The Securities and Exchange Commission may not approve the budget of the accounting oversight board, which offers an average salary of $203,000 a year.
The Public Company Accounting Oversight Board (PCAOB), which has requested $153 million, offers salary increases of 30 percent a year, according to a report by Bloomberg, which cited people familiar with the matter.
The PCAOB, formed in 2002 in the aftermath of massive corporate scandals and bankruptcies, is funded by publicly traded companies. The Sarbanes-Oxley Act gives the SEC the responsibility to approve the budget, which has more than doubled since the PCAOB's creation.
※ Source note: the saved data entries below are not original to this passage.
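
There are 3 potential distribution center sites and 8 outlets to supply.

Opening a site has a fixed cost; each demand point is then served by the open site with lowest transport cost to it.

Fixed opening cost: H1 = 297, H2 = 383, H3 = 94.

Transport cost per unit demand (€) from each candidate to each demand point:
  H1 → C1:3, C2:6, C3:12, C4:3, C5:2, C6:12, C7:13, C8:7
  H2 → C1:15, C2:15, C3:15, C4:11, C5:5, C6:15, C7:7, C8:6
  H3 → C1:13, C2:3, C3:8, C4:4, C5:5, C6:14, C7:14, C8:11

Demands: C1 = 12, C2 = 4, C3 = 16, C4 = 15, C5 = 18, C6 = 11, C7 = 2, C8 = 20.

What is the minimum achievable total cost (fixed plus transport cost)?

928

Open {H1}: assign each demand point to its cheapest open site.
  C1→H1 12×3=36, C2→H1 4×6=24, C3→H1 16×12=192, C4→H1 15×3=45, C5→H1 18×2=36, C6→H1 11×12=132, C7→H1 2×13=26, C8→H1 20×7=140
  transport cost 631, fixed 297 → total 928.
Compare {H3}: transport cost 848 + fixed 94 = 942.
Compare {H1, H3}: transport cost 555 + fixed 391 = 946.
Compare {H2, H3}: transport cost 734 + fixed 477 = 1211.
All other subsets cost ≥ 942. Minimum total cost: 928.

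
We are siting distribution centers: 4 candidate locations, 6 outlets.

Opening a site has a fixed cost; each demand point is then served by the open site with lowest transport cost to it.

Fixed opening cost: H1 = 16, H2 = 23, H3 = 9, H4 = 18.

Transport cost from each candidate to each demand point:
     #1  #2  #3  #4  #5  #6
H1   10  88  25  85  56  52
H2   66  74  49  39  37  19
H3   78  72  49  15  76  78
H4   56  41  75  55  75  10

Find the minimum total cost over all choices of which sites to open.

Open {H1, H3, H4}: assign each demand point to its cheapest open site.
  #1→H1 10, #2→H4 41, #3→H1 25, #4→H3 15, #5→H1 56, #6→H4 10
  transport cost 157, fixed 43 → total 200.
Compare {H1, H2, H3, H4}: transport cost 138 + fixed 66 = 204.
Compare {H1, H2, H4}: transport cost 162 + fixed 57 = 219.
Compare {H1, H2, H3}: transport cost 178 + fixed 48 = 226.
All other subsets cost ≥ 204. Minimum total cost: 200.

200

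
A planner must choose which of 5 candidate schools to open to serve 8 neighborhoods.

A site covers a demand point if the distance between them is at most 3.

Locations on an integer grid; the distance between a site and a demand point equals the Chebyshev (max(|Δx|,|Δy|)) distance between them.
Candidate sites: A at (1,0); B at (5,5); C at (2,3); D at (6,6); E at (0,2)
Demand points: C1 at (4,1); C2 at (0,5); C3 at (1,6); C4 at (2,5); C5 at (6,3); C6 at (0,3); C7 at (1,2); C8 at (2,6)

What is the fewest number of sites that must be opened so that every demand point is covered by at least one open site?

2

Coverage sets (demand points within 3 of each site):
  A: {C1, C6, C7}
  B: {C4, C5, C8}
  C: {C1, C2, C3, C4, C6, C7, C8}
  D: {C5}
  E: {C2, C4, C6, C7}
No single site covers all 8 demand points.
But {B, C} covers everything, so the minimum is 2.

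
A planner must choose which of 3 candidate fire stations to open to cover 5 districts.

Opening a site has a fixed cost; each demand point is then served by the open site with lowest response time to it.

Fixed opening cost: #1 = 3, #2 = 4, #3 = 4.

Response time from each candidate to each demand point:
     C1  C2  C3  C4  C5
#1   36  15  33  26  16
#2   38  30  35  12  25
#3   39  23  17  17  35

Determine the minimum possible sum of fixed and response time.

Open {#1, #2, #3}: assign each demand point to its cheapest open site.
  C1→#1 36, C2→#1 15, C3→#3 17, C4→#2 12, C5→#1 16
  response time 96, fixed 11 → total 107.
Compare {#1, #3}: response time 101 + fixed 7 = 108.
Compare {#1, #2}: response time 112 + fixed 7 = 119.
Compare {#2, #3}: response time 115 + fixed 8 = 123.
All other subsets cost ≥ 108. Minimum total cost: 107.

107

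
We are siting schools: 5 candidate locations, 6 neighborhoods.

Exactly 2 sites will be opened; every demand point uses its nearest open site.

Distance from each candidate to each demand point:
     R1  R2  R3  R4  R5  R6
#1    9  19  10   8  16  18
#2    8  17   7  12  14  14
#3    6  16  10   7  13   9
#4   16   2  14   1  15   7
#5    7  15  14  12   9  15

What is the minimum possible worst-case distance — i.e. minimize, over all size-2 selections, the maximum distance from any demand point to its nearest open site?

13

Open {#3, #4}.
  Farthest demand point is R5 at distance 13 (to #3); all others are ≤ 13.
With {#2, #4} the worst case is 14.
With {#4, #5} the worst case is 14.
No size-2 selection achieves below 13.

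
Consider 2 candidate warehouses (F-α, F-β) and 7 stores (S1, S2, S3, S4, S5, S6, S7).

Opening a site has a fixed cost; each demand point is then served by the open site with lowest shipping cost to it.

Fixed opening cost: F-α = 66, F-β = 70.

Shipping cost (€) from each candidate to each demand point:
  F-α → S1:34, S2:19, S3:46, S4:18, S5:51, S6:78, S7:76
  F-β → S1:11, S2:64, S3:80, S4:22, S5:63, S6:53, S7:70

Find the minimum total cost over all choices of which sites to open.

388

Open {F-α}: assign each demand point to its cheapest open site.
  S1→F-α 34, S2→F-α 19, S3→F-α 46, S4→F-α 18, S5→F-α 51, S6→F-α 78, S7→F-α 76
  shipping cost 322, fixed 66 → total 388.
Compare {F-α, F-β}: shipping cost 268 + fixed 136 = 404.
Compare {F-β}: shipping cost 363 + fixed 70 = 433.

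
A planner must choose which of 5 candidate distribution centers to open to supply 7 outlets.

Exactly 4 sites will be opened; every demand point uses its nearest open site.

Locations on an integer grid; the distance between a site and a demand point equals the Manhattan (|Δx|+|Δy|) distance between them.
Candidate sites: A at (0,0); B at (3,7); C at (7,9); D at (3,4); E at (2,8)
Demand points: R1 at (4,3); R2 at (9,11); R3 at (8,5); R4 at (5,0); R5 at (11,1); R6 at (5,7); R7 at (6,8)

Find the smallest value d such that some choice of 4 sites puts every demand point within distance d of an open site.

Open {A, B, C, D}.
  Farthest demand point is R5 at distance 11 (to D); all others are ≤ 11.
With {A, B, D, E} the worst case is 11.
With {A, C, D, E} the worst case is 11.
No size-4 selection achieves below 11.

11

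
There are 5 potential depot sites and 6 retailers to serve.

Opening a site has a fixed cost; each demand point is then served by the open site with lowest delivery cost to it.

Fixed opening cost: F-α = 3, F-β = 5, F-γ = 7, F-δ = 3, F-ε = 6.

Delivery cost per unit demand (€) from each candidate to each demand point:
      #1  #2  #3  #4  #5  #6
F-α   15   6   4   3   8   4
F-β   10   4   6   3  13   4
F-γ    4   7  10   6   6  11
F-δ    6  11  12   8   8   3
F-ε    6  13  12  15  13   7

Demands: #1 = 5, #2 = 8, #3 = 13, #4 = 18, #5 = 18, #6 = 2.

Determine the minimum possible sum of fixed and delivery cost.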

The PCAOB oversees 1,400 accounting firms, employs 253 people and expects to hire 150 more staff next year.
PCAOB spokeswoman Christi Harlan told Bloomberg that she wasn't aware of the possibility that the SEC may not approve the group's budget. The board hasn't yet set staff salaries for next year, she said.
She added that critics “should be aware that Congress deliberately directed the PCAOB to pay a competitive salary with the marketplace. This is a very, very tight market for accountants.”
Auditors with eight to 10 years of experience can get paid at least $200,000 a year, said Paul R. Brown, an accounting professor at New York University's Stern School of Business.
SEC spokesman Matt Well would only say that the agency is “working very closely with the PCAOB on their budget.”
Some members of Congress have expressed concerns over the salaries at the PCAOB. Chairman William McDonough is paid $575,000, while the other four members earn $468,000. By contrast, SEC Chairman William Donaldson makes $145,600 a year; the four other commissioners make $135,900.
California Democratic Senator Barbara Boxer last year unsuccessfully tried to limit the board members' pay to $400,000 a year, the same salary paid to President George W. Bush.
Peter Wallison, a resident fellow at the American Enterprise Institute in Washington, suggested that the nonprofit PCAOB may have less incentive than a government agency to limit costs.
“I just don't see that there is any effective control over this organization,” he said.